8th December 2011
If you were travelling around the country this week you will notice the traditional Las Vegas style Christmas tree light displays are conspicuous by their absence – less obvious are the number of people who cannot afford to turn their heating on. The recession has started to bite and beyond personal considerations there are wider concerns about how the UK will earn a living in an increasingly globalised economy. Fear of what the future holds came across in a recent television program The Party's Over: How the West Went Bust during which the BBC’s Robert Preston compared Europe’s and the US’s industrial decline with the emergence of China as an industrial superpower.
Also this week it was pointed out that China has over 20 million people working in the green technology sector – equivalent to a third of the population of the UK. Despite the downbeat assessment we in the West have some distinct advantages that could, if we play our cards right, keep us ahead in the renewable energy race. One is being here before - some people active in the renewable energy market cut their teeth on the technology during the 1970s oil crisis. Many of the technologies now being turned into products were developed over thirty years ago and there is a large body of engineers who know, from experience, what does and does not work.

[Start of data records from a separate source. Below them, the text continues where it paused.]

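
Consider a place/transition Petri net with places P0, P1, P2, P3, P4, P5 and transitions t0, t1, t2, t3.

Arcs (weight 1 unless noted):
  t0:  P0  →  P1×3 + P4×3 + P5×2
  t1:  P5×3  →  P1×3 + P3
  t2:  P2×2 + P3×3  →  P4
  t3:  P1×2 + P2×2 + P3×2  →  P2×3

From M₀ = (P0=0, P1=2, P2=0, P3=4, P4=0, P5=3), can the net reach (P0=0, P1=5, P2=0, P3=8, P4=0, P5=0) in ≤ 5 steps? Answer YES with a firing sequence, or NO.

NO — not reachable within 5 firings

depth 0: 1 marking
depth 1: 2 markings reached so far
depth 2: 2 markings reached so far
(frontier empty at depth 2; search complete)
target is not among the 2 markings reachable within 5 steps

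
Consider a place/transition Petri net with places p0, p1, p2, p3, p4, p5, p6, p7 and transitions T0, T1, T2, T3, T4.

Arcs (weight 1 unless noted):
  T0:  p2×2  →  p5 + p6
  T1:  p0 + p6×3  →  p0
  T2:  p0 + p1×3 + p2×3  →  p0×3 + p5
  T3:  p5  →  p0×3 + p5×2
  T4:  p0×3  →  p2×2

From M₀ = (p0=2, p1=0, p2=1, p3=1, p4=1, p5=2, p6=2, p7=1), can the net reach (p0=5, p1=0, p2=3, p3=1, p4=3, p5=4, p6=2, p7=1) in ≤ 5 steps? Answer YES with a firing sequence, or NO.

NO — not reachable within 5 firings

depth 0: 1 marking
depth 1: 2 markings reached so far
depth 2: 4 markings reached so far
depth 3: 7 markings reached so far
depth 4: 12 markings reached so far
depth 5: 18 markings reached so far
target is not among the 18 markings reachable within 5 steps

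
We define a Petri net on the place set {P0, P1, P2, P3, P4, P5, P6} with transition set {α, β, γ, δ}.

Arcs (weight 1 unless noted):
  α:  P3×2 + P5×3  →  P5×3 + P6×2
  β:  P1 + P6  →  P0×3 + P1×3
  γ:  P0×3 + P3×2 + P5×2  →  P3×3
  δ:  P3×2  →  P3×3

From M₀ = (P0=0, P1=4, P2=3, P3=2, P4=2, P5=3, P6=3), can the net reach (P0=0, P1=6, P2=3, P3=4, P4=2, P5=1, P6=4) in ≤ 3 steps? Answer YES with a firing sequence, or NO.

depth 0: 1 marking
depth 1: 4 markings reached so far
depth 2: 10 markings reached so far
depth 3: 19 markings reached so far
target is not among the 19 markings reachable within 3 steps

NO — not reachable within 3 firings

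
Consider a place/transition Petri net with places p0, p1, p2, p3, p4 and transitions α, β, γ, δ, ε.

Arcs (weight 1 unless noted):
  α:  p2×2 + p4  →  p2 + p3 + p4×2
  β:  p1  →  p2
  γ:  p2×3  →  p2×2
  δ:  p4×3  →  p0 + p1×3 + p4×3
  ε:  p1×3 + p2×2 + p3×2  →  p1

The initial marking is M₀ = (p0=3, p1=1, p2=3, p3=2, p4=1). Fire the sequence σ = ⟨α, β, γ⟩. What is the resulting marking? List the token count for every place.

(p0=3, p1=0, p2=2, p3=3, p4=2)

step 1: fire α:  (p0=3, p1=1, p2=3, p3=2, p4=1) → (p0=3, p1=1, p2=2, p3=3, p4=2)
step 2: fire β:  (p0=3, p1=1, p2=2, p3=3, p4=2) → (p0=3, p1=0, p2=3, p3=3, p4=2)
step 3: fire γ:  (p0=3, p1=0, p2=3, p3=3, p4=2) → (p0=3, p1=0, p2=2, p3=3, p4=2)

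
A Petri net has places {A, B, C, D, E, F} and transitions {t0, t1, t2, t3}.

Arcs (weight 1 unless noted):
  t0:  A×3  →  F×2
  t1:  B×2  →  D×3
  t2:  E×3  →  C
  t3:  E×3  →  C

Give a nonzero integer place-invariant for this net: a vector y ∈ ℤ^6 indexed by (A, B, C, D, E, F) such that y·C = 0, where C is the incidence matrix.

Incidence matrix C (rows=places, cols=transitions):
       t0   t1   t2   t3
    A  -3    0    0    0
    B   0   -2    0    0
    C   0    0    1    1
    D   0    3    0    0
    E   0    0   -3   -3
    F   2    0    0    0

Candidate y = [0, 3, 0, 2, 0, 0]; check y·C column-wise:
  col t0: 0·-3 + 3·0 + 2·0 + 0·2 = 0
  col t1: 3·-2 + 2·3 = 0
  col t2: 3·0 + 0·1 + 2·0 + 0·-3 = 0
  col t3: 3·0 + 0·1 + 2·0 + 0·-3 = 0

y = (A:0, B:3, C:0, D:2, E:0, F:0)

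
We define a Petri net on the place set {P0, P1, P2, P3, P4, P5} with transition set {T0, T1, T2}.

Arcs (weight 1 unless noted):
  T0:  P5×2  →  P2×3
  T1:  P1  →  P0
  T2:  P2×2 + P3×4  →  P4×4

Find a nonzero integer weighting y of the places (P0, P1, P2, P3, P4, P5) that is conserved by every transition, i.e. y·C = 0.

Incidence matrix C (rows=places, cols=transitions):
       T0   T1   T2
   P0   0    1    0
   P1   0   -1    0
   P2   3    0   -2
   P3   0    0   -4
   P4   0    0    4
   P5  -2    0    0

Candidate y = [1, 1, 0, 0, 0, 0]; check y·C column-wise:
  col T0: 1·0 + 1·0 + 0·3 + 0·-2 = 0
  col T1: 1·1 + 1·-1 = 0
  col T2: 1·0 + 1·0 + 0·-2 + 0·-4 + 0·4 = 0

y = (P0:1, P1:1, P2:0, P3:0, P4:0, P5:0)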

While the recession, which will see lower oil and gas prices, and the slashing of solar subsidies are both regarded as setbacks the West’s renewable energy industry has lived with these erratic market conditions for over three decades. Whatever carbon based energy prices do it is obvious, from Robert Peston’s analysis, that we will need cheap, sustainable, sources of energy if we are to trade our way out of debt. Also to repair our GDP we will need to cut energy imports and that’s why the EnergyCrowd’s solar energy system is targeting the 37Kwh per day each person in the UK uses just keeping warm in the winter and cool in the summer. Simple technologies like this, that are accessible to the ordinary householder, can provide an entry point into the energy market for companies that then go on to form the type of industry clusters that saw the UK carve out a place in the high technology market - an area I have some personal experience in.

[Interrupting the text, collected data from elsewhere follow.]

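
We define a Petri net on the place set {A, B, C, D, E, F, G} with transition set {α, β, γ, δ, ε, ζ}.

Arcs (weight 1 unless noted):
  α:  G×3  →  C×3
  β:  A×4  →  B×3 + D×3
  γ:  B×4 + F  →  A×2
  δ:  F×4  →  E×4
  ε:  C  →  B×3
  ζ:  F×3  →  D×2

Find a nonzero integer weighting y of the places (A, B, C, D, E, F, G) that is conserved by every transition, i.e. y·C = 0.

Incidence matrix C (rows=places, cols=transitions):
        α    β    γ    δ    ε    ζ
    A   0   -4    2    0    0    0
    B   0    3   -4    0    3    0
    C   3    0    0    0   -1    0
    D   0    3    0    0    0    2
    E   0    0    0    4    0    0
    F   0    0   -1   -4    0   -3
    G  -3    0    0    0    0    0

Candidate y = [3, 1, 3, 3, 2, 2, 3]; check y·C column-wise:
  col α: 3·0 + 1·0 + 3·3 + 3·0 + 2·0 + 2·0 + 3·-3 = 0
  col β: 3·-4 + 1·3 + 3·0 + 3·3 + 2·0 + 2·0 + 3·0 = 0
  col γ: 3·2 + 1·-4 + 3·0 + 3·0 + 2·0 + 2·-1 + 3·0 = 0
  col δ: 3·0 + 1·0 + 3·0 + 3·0 + 2·4 + 2·-4 + 3·0 = 0
  col ε: 3·0 + 1·3 + 3·-1 + 3·0 + 2·0 + 2·0 + 3·0 = 0
  col ζ: 3·0 + 1·0 + 3·0 + 3·2 + 2·0 + 2·-3 + 3·0 = 0

y = (A:3, B:1, C:3, D:3, E:2, F:2, G:3)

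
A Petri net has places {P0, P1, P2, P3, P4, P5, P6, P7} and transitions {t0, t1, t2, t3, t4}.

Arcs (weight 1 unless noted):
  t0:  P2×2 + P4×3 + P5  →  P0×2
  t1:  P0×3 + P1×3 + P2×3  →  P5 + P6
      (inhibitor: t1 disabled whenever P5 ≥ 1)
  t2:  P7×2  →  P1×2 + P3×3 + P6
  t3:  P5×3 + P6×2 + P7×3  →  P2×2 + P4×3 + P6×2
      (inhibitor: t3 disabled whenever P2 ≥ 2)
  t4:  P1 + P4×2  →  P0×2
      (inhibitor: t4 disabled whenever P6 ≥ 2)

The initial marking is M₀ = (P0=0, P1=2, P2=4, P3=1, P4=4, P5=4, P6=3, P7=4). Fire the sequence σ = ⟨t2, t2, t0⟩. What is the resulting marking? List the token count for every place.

(P0=2, P1=6, P2=2, P3=7, P4=1, P5=3, P6=5, P7=0)

step 1: fire t2:  (P0=0, P1=2, P2=4, P3=1, P4=4, P5=4, P6=3, P7=4) → (P0=0, P1=4, P2=4, P3=4, P4=4, P5=4, P6=4, P7=2)
step 2: fire t2:  (P0=0, P1=4, P2=4, P3=4, P4=4, P5=4, P6=4, P7=2) → (P0=0, P1=6, P2=4, P3=7, P4=4, P5=4, P6=5, P7=0)
step 3: fire t0:  (P0=0, P1=6, P2=4, P3=7, P4=4, P5=4, P6=5, P7=0) → (P0=2, P1=6, P2=2, P3=7, P4=1, P5=3, P6=5, P7=0)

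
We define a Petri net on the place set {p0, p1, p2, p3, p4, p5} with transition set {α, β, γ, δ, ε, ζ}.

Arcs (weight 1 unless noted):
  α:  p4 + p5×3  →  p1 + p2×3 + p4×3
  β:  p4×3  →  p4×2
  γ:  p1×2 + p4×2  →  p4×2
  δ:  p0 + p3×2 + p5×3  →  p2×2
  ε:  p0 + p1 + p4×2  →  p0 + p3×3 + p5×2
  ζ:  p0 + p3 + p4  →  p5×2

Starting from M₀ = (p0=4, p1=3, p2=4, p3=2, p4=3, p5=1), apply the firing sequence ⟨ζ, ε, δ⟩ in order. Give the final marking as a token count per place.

(p0=2, p1=2, p2=6, p3=2, p4=0, p5=2)

step 1: fire ζ:  (p0=4, p1=3, p2=4, p3=2, p4=3, p5=1) → (p0=3, p1=3, p2=4, p3=1, p4=2, p5=3)
step 2: fire ε:  (p0=3, p1=3, p2=4, p3=1, p4=2, p5=3) → (p0=3, p1=2, p2=4, p3=4, p4=0, p5=5)
step 3: fire δ:  (p0=3, p1=2, p2=4, p3=4, p4=0, p5=5) → (p0=2, p1=2, p2=6, p3=2, p4=0, p5=2)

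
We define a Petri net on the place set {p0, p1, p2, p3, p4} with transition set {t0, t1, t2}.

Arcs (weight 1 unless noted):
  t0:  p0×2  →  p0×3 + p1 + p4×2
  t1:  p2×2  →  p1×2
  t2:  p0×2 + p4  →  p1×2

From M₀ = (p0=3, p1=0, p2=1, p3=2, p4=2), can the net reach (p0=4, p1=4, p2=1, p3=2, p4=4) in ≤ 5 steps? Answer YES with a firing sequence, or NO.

depth 0: 1 marking
depth 1: 3 markings reached so far
depth 2: 5 markings reached so far
depth 3: 8 markings reached so far
depth 4: 11 markings reached so far
depth 5: 14 markings reached so far
target is not among the 14 markings reachable within 5 steps

NO — not reachable within 5 firings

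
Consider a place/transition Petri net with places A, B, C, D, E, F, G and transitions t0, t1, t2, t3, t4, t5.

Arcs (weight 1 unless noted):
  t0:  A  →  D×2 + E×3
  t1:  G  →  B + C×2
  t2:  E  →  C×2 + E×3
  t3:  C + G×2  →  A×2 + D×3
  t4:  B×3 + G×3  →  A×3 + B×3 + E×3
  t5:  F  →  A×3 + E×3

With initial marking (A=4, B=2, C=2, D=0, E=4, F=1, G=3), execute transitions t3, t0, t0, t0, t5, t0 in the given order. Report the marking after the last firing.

(A=5, B=2, C=1, D=11, E=19, F=0, G=1)

step 1: fire t3:  (A=4, B=2, C=2, D=0, E=4, F=1, G=3) → (A=6, B=2, C=1, D=3, E=4, F=1, G=1)
step 2: fire t0:  (A=6, B=2, C=1, D=3, E=4, F=1, G=1) → (A=5, B=2, C=1, D=5, E=7, F=1, G=1)
step 3: fire t0:  (A=5, B=2, C=1, D=5, E=7, F=1, G=1) → (A=4, B=2, C=1, D=7, E=10, F=1, G=1)
step 4: fire t0:  (A=4, B=2, C=1, D=7, E=10, F=1, G=1) → (A=3, B=2, C=1, D=9, E=13, F=1, G=1)
step 5: fire t5:  (A=3, B=2, C=1, D=9, E=13, F=1, G=1) → (A=6, B=2, C=1, D=9, E=16, F=0, G=1)
step 6: fire t0:  (A=6, B=2, C=1, D=9, E=16, F=0, G=1) → (A=5, B=2, C=1, D=11, E=19, F=0, G=1)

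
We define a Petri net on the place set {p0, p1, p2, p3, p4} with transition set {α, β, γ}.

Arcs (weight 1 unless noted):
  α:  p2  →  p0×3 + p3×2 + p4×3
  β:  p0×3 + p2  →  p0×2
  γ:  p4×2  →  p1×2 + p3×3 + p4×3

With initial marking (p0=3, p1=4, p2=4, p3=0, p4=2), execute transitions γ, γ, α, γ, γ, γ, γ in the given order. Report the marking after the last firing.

step 1: fire γ:  (p0=3, p1=4, p2=4, p3=0, p4=2) → (p0=3, p1=6, p2=4, p3=3, p4=3)
step 2: fire γ:  (p0=3, p1=6, p2=4, p3=3, p4=3) → (p0=3, p1=8, p2=4, p3=6, p4=4)
step 3: fire α:  (p0=3, p1=8, p2=4, p3=6, p4=4) → (p0=6, p1=8, p2=3, p3=8, p4=7)
step 4: fire γ:  (p0=6, p1=8, p2=3, p3=8, p4=7) → (p0=6, p1=10, p2=3, p3=11, p4=8)
step 5: fire γ:  (p0=6, p1=10, p2=3, p3=11, p4=8) → (p0=6, p1=12, p2=3, p3=14, p4=9)
step 6: fire γ:  (p0=6, p1=12, p2=3, p3=14, p4=9) → (p0=6, p1=14, p2=3, p3=17, p4=10)
step 7: fire γ:  (p0=6, p1=14, p2=3, p3=17, p4=10) → (p0=6, p1=16, p2=3, p3=20, p4=11)

(p0=6, p1=16, p2=3, p3=20, p4=11)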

Once again our passive solar energy system benefited from some sunny winter’s days and it harvested between 12 and 16kwh on two consecutive week days and one day at the weekend. Not sure if, given the present economic conditions many householders will be rushing out after Christmas to spend £12,000 on a new conservatory – especially as many of them have just blown a similar amount photovoltaic panels. Still I can console myself that the passive solar conservatory cost half that amount and, on a winter’s day captures twice the energy.